Research directors will be tipped off about their chances of success before deciding whether to enter the next research assessment exercise, under plans being developed for the funding councils.
Universities would be ranked according to measures such as number of publications, external research income and number of PhD students in each unit of assessment.
It would be up to each institution to decide whether to accept a basic research grant based on these metrics or to apply for a higher level of funding through peer review but risk losing the lower grant.
The proposals emerged last week from the review of research assessment being conducted by Sir Gareth Roberts, president of Wolfson College, Oxford, on behalf of the funding councils. He outlined the plans at a briefing at London's Senate House and said that the latest model offered something for everybody.

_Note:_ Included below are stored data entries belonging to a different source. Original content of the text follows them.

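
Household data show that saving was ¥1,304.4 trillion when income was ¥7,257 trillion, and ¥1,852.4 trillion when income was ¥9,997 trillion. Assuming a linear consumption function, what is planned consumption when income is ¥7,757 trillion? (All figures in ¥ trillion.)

C = 6352.6

MPS = ΔS/ΔY = (1852.4 − 1304.4)/(9997 − 7257) = 548/2740 = 0.2
MPC = 1 − MPS = 0.8
Autonomous saving = 1304.4 − 0.2(7257) = -147, so a = 147
C = 147 + 0.8(7757) = 147 + 6205.6 = 6352.6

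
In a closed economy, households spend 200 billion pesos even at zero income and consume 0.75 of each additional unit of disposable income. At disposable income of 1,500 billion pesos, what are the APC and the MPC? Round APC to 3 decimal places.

MPC = 0.75 (the slope of the consumption function)
C = 200 + 0.75(1500) = 1325, so APC = 1325/1500 = 0.883

APC = 0.883; MPC = 0.75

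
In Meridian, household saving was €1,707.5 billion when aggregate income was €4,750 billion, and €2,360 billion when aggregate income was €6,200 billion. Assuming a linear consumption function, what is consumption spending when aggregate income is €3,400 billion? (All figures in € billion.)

C = 2300

MPS = ΔS/ΔY = (2360 − 1707.5)/(6200 − 4750) = 652.5/1450 = 0.45
MPC = 1 − MPS = 0.55
Autonomous saving = 1707.5 − 0.45(4750) = -430, so a = 430
C = 430 + 0.55(3400) = 430 + 1870 = 2300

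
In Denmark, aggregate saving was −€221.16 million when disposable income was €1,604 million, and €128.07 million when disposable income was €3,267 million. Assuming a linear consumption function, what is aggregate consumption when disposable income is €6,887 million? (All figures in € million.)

MPS = ΔS/ΔY = (128.07 − (-221.16))/(3267 − 1604) = 349.23/1663 = 0.21
MPC = 1 − MPS = 0.79
Autonomous saving = -221.16 − 0.21(1604) = -558, so a = 558
C = 558 + 0.79(6887) = 558 + 5440.73 = 5998.73

C = 5998.73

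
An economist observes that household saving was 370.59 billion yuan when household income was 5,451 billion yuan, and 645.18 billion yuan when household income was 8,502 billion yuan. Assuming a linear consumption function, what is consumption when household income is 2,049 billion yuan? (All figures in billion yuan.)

MPS = ΔS/ΔY = (645.18 − 370.59)/(8502 − 5451) = 274.59/3051 = 0.09
MPC = 1 − MPS = 0.91
Autonomous saving = 370.59 − 0.09(5451) = -120, so a = 120
C = 120 + 0.91(2049) = 120 + 1864.59 = 1984.59

C = 1984.59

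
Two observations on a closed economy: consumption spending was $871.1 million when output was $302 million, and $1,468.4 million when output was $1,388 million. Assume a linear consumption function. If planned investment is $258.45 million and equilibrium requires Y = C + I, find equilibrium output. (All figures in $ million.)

Y = 2141

MPC = (1468.4 − 871.1)/(1388 − 302) = 597.3/1086 = 0.55
a = 871.1 − 0.55(302) = 705
Equilibrium: Y = 705 + 0.55Y + 258.45
0.45Y = 963.45, so Y = 963.45/0.45 = 2141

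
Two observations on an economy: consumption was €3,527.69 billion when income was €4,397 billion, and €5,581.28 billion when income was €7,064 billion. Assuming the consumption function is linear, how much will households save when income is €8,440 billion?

MPC = (5581.28 − 3527.69)/(7064 − 4397) = 2053.59/2667 = 0.77
a = 3527.69 − 0.77(4397) = 3527.69 − 3385.69 = 142
C = 142 + 0.77(8440) = 6640.8
S = 8440 − 6640.8 = 1799.2

S = 1799.2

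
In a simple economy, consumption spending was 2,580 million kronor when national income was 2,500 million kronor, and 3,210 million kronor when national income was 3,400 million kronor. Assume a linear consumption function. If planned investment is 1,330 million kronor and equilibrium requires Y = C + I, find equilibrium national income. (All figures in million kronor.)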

Sir Gareth said: "The method of assessment should be chosen to match the character of the research. There should be greater emphasis on international benchmarking and involvement of panel members. We need greater transparency in the selection of panels and an obligation for them to conform to their published guidelines for assessment.

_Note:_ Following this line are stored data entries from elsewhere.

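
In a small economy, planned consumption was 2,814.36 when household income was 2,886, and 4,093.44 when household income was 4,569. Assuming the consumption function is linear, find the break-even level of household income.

MPC = (4093.44 − 2814.36)/(4569 − 2886) = 1279.08/1683 = 0.76
a = 2814.36 − 0.76(2886) = 2814.36 − 2193.36 = 621
Break-even: Y = a/(1−MPC) = 621/0.24 = 2587.5

Y = 2587.5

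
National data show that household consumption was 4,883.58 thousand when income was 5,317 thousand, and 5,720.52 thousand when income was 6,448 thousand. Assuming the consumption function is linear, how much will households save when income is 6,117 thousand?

MPC = (5720.52 − 4883.58)/(6448 − 5317) = 836.94/1131 = 0.74
a = 4883.58 − 0.74(5317) = 4883.58 − 3934.58 = 949
C = 949 + 0.74(6117) = 5475.58
S = 6117 − 5475.58 = 641.42

S = 641.42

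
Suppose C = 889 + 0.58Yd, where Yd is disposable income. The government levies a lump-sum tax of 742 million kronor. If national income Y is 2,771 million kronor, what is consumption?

C = 2065.82

Yd = Y − T = 2771 − 742 = 2029
C = 889 + 0.58(2029) = 889 + 1176.82 = 2065.82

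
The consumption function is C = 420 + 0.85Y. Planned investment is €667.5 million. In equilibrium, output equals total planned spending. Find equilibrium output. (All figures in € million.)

Y = C + I = 420 + 0.85Y + 667.5
Y − 0.85Y = 1087.5
0.15Y = 1087.5, so Y = 1087.5/0.15 = 7250

Y = 7250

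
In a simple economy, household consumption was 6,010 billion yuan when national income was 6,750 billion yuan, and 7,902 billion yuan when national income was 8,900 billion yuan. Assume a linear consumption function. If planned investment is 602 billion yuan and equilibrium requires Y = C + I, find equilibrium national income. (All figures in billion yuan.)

MPC = (7902 − 6010)/(8900 − 6750) = 1892/2150 = 0.88
a = 6010 − 0.88(6750) = 70
Equilibrium: Y = 70 + 0.88Y + 602
0.12Y = 672, so Y = 672/0.12 = 5600

Y = 5600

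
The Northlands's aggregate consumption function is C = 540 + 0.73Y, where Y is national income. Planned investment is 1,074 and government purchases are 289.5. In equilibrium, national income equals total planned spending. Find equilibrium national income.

Y = C + I + G = 540 + 0.73Y + 1074 + 289.5
Y − 0.73Y = 1903.5
0.27Y = 1903.5, so Y = 1903.5/0.27 = 7050

Y = 7050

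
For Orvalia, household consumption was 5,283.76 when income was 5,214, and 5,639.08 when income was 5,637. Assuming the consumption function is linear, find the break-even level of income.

Y = 5650

MPC = (5639.08 − 5283.76)/(5637 − 5214) = 355.32/423 = 0.84
a = 5283.76 − 0.84(5214) = 5283.76 − 4379.76 = 904
Break-even: Y = a/(1−MPC) = 904/0.16 = 5650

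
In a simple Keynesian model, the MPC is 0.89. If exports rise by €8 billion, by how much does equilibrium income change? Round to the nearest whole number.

The multiplier is 1/(1 − MPC) = 1/0.11.
ΔY = 8/0.11 = 72.73 ≈ 73

ΔY ≈ 73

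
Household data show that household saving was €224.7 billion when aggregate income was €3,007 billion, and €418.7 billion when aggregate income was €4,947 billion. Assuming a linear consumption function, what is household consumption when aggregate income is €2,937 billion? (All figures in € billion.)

C = 2719.3

MPS = ΔS/ΔY = (418.7 − 224.7)/(4947 − 3007) = 194/1940 = 0.1
MPC = 1 − MPS = 0.9
Autonomous saving = 224.7 − 0.1(3007) = -76, so a = 76
C = 76 + 0.9(2937) = 76 + 2643.3 = 2719.3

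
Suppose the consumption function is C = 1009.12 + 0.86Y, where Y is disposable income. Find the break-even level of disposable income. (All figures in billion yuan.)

At break-even, C = Y: 1009.12 + 0.86Y = Y
0.14Y = 1009.12, so Y = 1009.12/0.14 = 7208

Y = 7208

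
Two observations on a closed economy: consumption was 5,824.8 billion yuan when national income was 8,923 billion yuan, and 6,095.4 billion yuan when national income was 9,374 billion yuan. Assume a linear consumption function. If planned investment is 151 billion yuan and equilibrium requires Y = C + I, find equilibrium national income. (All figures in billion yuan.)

Y = 1555

MPC = (6095.4 − 5824.8)/(9374 − 8923) = 270.6/451 = 0.6
a = 5824.8 − 0.6(8923) = 471
Equilibrium: Y = 471 + 0.6Y + 151
0.4Y = 622, so Y = 622/0.4 = 1555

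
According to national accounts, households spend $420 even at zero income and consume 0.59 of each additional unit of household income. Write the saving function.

S = Y − C = Y − (420 + 0.59Y) = -420 + (1 − 0.59)Y

S = -420 + 0.41Y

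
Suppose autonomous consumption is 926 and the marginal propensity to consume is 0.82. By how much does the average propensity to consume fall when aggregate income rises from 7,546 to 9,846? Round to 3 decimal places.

ΔAPC = 0.029

At Y = 7546: C = 926 + 0.82(7546) = 7113.72, APC = 7113.72/7546 = 0.9427
At Y = 9846: C = 8999.72, APC = 8999.72/9846 = 0.9140
Fall in APC = 0.9427 − 0.9140 = 0.0287 ≈ 0.029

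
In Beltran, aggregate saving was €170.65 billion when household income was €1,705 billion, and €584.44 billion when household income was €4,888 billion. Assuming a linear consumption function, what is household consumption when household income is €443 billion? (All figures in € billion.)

MPS = ΔS/ΔY = (584.44 − 170.65)/(4888 − 1705) = 413.79/3183 = 0.13
MPC = 1 − MPS = 0.87
Autonomous saving = 170.65 − 0.13(1705) = -51, so a = 51
C = 51 + 0.87(443) = 51 + 385.41 = 436.41

C = 436.41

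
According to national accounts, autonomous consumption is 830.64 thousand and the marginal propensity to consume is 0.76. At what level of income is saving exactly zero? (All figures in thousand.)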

"Assessment should cover and reward a wide range of criteria, leading possibly to a research excellence profile. Institutions should submit all staff whose contracts oblige them to do research. Young people should not be disadvantaged by the assessment process."
A third of units are anticipated to be funded through the "research quality assessment" route, with the rest getting cash through the "research capacity assessment" route. However, the RQA route would attract five times as much money as the RCA route.
Subject areas would be grouped so that the number of units of assessment fell from 69 to no more than 20. This could be achieved by establishing sub-panels to assess, for example, all health-related subjects.
If a department or faculty were to be peer reviewed, all staff would be assessed. Assessment panels would decide how many departments were internationally excellent and should be funded.
To access research cash, institutions would also have to show that they met standards for how research informs teaching, how contract researchers and postgraduates are developed and managed, and how knowledge is transferred to those outside the institution.
About 10 per cent of research cash would go to centres of excellence, which would be peer reviewed outside the RQA route. The centres involve collaboration between departments or institutions. An institution the size of Imperial College London could expect to have a dozen centres of excellence.
Formal proposals will be published for consultation from May to September.
The funding councils will decide in October whether to adopt them.
It is hoped that the RQA will continue to be identical in England, Scotland, Wales and Northern Ireland, even though the different funding bodies have chosen to fund the results differently. The first assessment would be in 2008, and it would be repeated every six years.